Roland Gossert / 05.03.2020

Na ja, die Freundschaft der NS zu den Türken war ja auch schon legendär. Ein weiser Spruch dazu ist: “Gleich und Gleich gesellt sich gern”. Auch ich sehe die Seelen des Diktats im Bilde verschmelzen. ....jener Populisten ohne die die Menschen unter ihnen viel glücklicher wären.

S. Salochin / 05.03.2020

Nach dieser Logik müsste man abends die Geschäfte offen lassen oder jedenfalls die Alarmanlagen abstellen, damit Einbrecher leichteren Zugang zum Diebesgut haben. Sie brechen ja schließlich ein, weil sie Geld brauchen und wenn man ihn den Weg versperrt, werden Sie in ihrer Rolle als Opfer der Gesellschaft bestärkt. So kann eigentlich nur jemand argumentieren, der irgendwie Geld in der Mitglied der „Linken“ ist, in derTürkei investiert oder den politischen Verstand komplett beiseite gelegt hat. Natürlich ist nicht die Opferrolle und die Juden in den USA entscheidend, ob Erdogan sich an der Macht hält oder nicht, nur ein Nebenschauplatz, sondern wie zufrieden die Bevölkerung mit seiner Führung ist. Und das steht und fällt natürlich mit dem Zustand der Wirtschaft. Da spielen natürlich das deutsche Geld eine erhebliche Rolle. Trump hat bereits gezeigt, dass das gesamte türkische Wirtschaftssystem innerhalb kürzester Zeit an den Rand des Zusammenbruchs und Erdogan schnell zur Räson gebracht werden könnte, wenn man nur wollte. Das aber genug Leute in Europa und Deutschland gibt wie den Autor hier, die uns und anderen erzählen wollen, Sanktionen machten grundsätzlich keinen Sinn, wird sich Europa – wie jetzt die Griechen – jedenfalls erst dann zur Gegenwehr entschließen, wenn das Messer schon an der Kehle sitzt.

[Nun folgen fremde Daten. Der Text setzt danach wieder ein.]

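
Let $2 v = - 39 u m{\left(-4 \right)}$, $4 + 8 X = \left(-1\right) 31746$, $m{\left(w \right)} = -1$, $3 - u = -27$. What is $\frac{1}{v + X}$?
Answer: $- \frac{4}{13535} \approx -0.00029553$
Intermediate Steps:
$u = 30$ ($u = 3 - -27 = 3 + 27 = 30$)
$X = - \frac{15875}{4}$ ($X = - \frac{1}{2} + \frac{\left(-1\right) 31746}{8} = - \frac{1}{2} + \frac{1}{8} \left(-31746\right) = - \frac{1}{2} - \frac{15873}{4} = - \frac{15875}{4} \approx -3968.8$)
$v = 585$ ($v = \frac{\left(-39\right) 30 \left(-1\right)}{2} = \frac{\left(-1170\right) \left(-1\right)}{2} = \frac{1}{2} \cdot 1170 = 585$)
$\frac{1}{v + X} = \frac{1}{585 - \frac{15875}{4}} = \frac{1}{- \frac{13535}{4}} = - \frac{4}{13535}$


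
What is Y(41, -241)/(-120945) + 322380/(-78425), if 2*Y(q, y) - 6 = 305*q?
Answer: -631693387/151761786 ≈ -4.1624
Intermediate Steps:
Y(q, y) = 3 + 305*q/2 (Y(q, y) = 3 + (305*q)/2 = 3 + 305*q/2)
Y(41, -241)/(-120945) + 322380/(-78425) = (3 + (305/2)*41)/(-120945) + 322380/(-78425) = (3 + 12505/2)*(-1/120945) + 322380*(-1/78425) = (12511/2)*(-1/120945) - 64476/15685 = -12511/241890 - 64476/15685 = -631693387/151761786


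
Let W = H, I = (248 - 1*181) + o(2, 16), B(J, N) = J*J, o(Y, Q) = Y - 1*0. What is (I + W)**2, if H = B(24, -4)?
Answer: 416025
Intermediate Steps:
o(Y, Q) = Y (o(Y, Q) = Y + 0 = Y)
B(J, N) = J**2
H = 576 (H = 24**2 = 576)
I = 69 (I = (248 - 1*181) + 2 = (248 - 181) + 2 = 67 + 2 = 69)
W = 576
(I + W)**2 = (69 + 576)**2 = 645**2 = 416025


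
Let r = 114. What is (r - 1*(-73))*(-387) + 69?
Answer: -72300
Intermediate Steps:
(r - 1*(-73))*(-387) + 69 = (114 - 1*(-73))*(-387) + 69 = (114 + 73)*(-387) + 69 = 187*(-387) + 69 = -72369 + 69 = -72300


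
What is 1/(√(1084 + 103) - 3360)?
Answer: -3360/11288413 - √1187/11288413 ≈ -0.00030070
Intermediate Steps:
1/(√(1084 + 103) - 3360) = 1/(√1187 - 3360) = 1/(-3360 + √1187)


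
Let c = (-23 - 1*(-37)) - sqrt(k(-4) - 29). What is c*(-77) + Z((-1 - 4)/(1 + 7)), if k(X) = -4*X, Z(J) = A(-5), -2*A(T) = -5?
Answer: -2151/2 + 77*I*sqrt(13) ≈ -1075.5 + 277.63*I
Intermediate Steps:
A(T) = 5/2 (A(T) = -1/2*(-5) = 5/2)
Z(J) = 5/2
c = 14 - I*sqrt(13) (c = (-23 - 1*(-37)) - sqrt(-4*(-4) - 29) = (-23 + 37) - sqrt(16 - 29) = 14 - sqrt(-13) = 14 - I*sqrt(13) ≈ 14.0 - 3.6056*I)
c*(-77) + Z((-1 - 4)/(1 + 7)) = (14 - I*sqrt(13))*(-77) + 5/2 = (-1078 + 77*I*sqrt(13)) + 5/2 = -2151/2 + 77*I*sqrt(13)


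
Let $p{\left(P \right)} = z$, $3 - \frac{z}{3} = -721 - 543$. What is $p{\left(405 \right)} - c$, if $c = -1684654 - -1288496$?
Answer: $399959$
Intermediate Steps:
$c = -396158$ ($c = -1684654 + 1288496 = -396158$)
$z = 3801$ ($z = 9 - 3 \left(-721 - 543\right) = 9 - -3792 = 9 + 3792 = 3801$)
$p{\left(P \right)} = 3801$
$p{\left(405 \right)} - c = 3801 - -396158 = 3801 + 396158 = 399959$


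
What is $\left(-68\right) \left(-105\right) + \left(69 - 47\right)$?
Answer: $7162$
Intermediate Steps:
$\left(-68\right) \left(-105\right) + \left(69 - 47\right) = 7140 + \left(69 - 47\right) = 7140 + 22 = 7162$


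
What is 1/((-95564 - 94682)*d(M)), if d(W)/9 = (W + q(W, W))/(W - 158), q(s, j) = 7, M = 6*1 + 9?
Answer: 13/3424428 ≈ 3.7963e-6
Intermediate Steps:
M = 15 (M = 6 + 9 = 15)
d(W) = 9*(7 + W)/(-158 + W) (d(W) = 9*((W + 7)/(W - 158)) = 9*((7 + W)/(-158 + W)) = 9*(7 + W)/(-158 + W))
1/((-95564 - 94682)*d(M)) = 1/((-95564 - 94682)*((9*(7 + 15)/(-158 + 15)))) = 1/((-190246)*((9*22/(-143)))) = -1/(190246*(9*(-1/143)*22)) = -1/(190246*(-18/13)) = -1/190246*(-13/18) = 13/3424428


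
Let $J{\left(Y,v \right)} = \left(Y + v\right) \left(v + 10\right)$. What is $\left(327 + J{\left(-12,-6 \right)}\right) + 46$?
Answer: $301$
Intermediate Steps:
$J{\left(Y,v \right)} = \left(10 + v\right) \left(Y + v\right)$ ($J{\left(Y,v \right)} = \left(Y + v\right) \left(10 + v\right) = \left(10 + v\right) \left(Y + v\right)$)
$\left(327 + J{\left(-12,-6 \right)}\right) + 46 = \left(327 + \left(\left(-6\right)^{2} + 10 \left(-12\right) + 10 \left(-6\right) - -72\right)\right) + 46 = \left(327 + \left(36 - 120 - 60 + 72\right)\right) + 46 = \left(327 - 72\right) + 46 = 255 + 46 = 301$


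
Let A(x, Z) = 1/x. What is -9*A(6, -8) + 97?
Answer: 191/2 ≈ 95.500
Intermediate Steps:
-9*A(6, -8) + 97 = -9/6 + 97 = -9*⅙ + 97 = -3/2 + 97 = 191/2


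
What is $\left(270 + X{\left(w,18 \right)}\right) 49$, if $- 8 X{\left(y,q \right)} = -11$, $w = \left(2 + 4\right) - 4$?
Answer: $\frac{106379}{8} \approx 13297.0$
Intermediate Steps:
$w = 2$ ($w = 6 - 4 = 2$)
$X{\left(y,q \right)} = \frac{11}{8}$ ($X{\left(y,q \right)} = \left(- \frac{1}{8}\right) \left(-11\right) = \frac{11}{8}$)
$\left(270 + X{\left(w,18 \right)}\right) 49 = \left(270 + \frac{11}{8}\right) 49 = \frac{2171}{8} \cdot 49 = \frac{106379}{8}$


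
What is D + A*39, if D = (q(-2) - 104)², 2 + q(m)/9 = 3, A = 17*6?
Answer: 13003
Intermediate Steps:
A = 102
q(m) = 9 (q(m) = -18 + 9*3 = -18 + 27 = 9)
D = 9025 (D = (9 - 104)² = (-95)² = 9025)
D + A*39 = 9025 + 102*39 = 9025 + 3978 = 13003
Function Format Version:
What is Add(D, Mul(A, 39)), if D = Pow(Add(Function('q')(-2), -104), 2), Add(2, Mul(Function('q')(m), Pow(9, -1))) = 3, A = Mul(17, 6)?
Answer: 13003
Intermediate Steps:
A = 102
Function('q')(m) = 9 (Function('q')(m) = Add(-18, Mul(9, 3)) = Add(-18, 27) = 9)
D = 9025 (D = Pow(Add(9, -104), 2) = Pow(-95, 2) = 9025)
Add(D, Mul(A, 39)) = Add(9025, Mul(102, 39)) = Add(9025, 3978) = 13003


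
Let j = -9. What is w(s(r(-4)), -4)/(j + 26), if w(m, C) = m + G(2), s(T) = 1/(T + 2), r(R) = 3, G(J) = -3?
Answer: -14/85 ≈ -0.16471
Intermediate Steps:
s(T) = 1/(2 + T)
w(m, C) = -3 + m (w(m, C) = m - 3 = -3 + m)
w(s(r(-4)), -4)/(j + 26) = (-3 + 1/(2 + 3))/(-9 + 26) = (-3 + 1/5)/17 = (-3 + ⅕)/17 = (1/17)*(-14/5) = -14/85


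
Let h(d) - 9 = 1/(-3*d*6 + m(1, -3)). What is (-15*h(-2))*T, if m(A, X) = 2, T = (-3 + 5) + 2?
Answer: -10290/19 ≈ -541.58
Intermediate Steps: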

Jörg Klöckner / 05.03.2020

Warum werde ich das Gefühl nicht los, dass dies der Anfang einer Artikelserie ist? Morgen werden Sie uns nämlich entfoppen und uns die primitiven, aber dennoch wirksamen, manipulativen Techniken der Mainstreampresse im Detail vorführen: Meinungen und Emotionen als Fakten verkaufen; Wissen vortäuschen, das man nicht hat; Begründungen, die keine sind, aber durch Ängste und Hoffnungen steuern sollen; All die Floskeln angeblicher Analyse; (Für Deutsche ganz wichtig) Klar verständliche Befehle und Haltungsanweisungen erteilen; Ständige Wiederholung der Botschaft (Prinzip “Hammer”); Alternativen sind undenkbar, geschweige denn aussprechbar. Und in den darauf folgenden Artikeln werden Sie uns als Whistleblower ersten Ranges aus der abscheulichen Praxis von Journalisten und Redakteuren berichten, die im Mainstream immer mehr ihre Ehrlichkeit, ihr Gewissen, und ihre Selbstachtung verlieren. Ich dachte, Norbert Bolz hätte das Phänomen umfassend analysiert. Ich bin gespannt auf Ihr Feuerwerk erneuerter Aufklärung! Aber halt… jetzt glaube ich ja selbst an Märchen. Ich bin von den anderen Achse-Autoren einfach zu sehr verwöhnt. Nichts für ungut!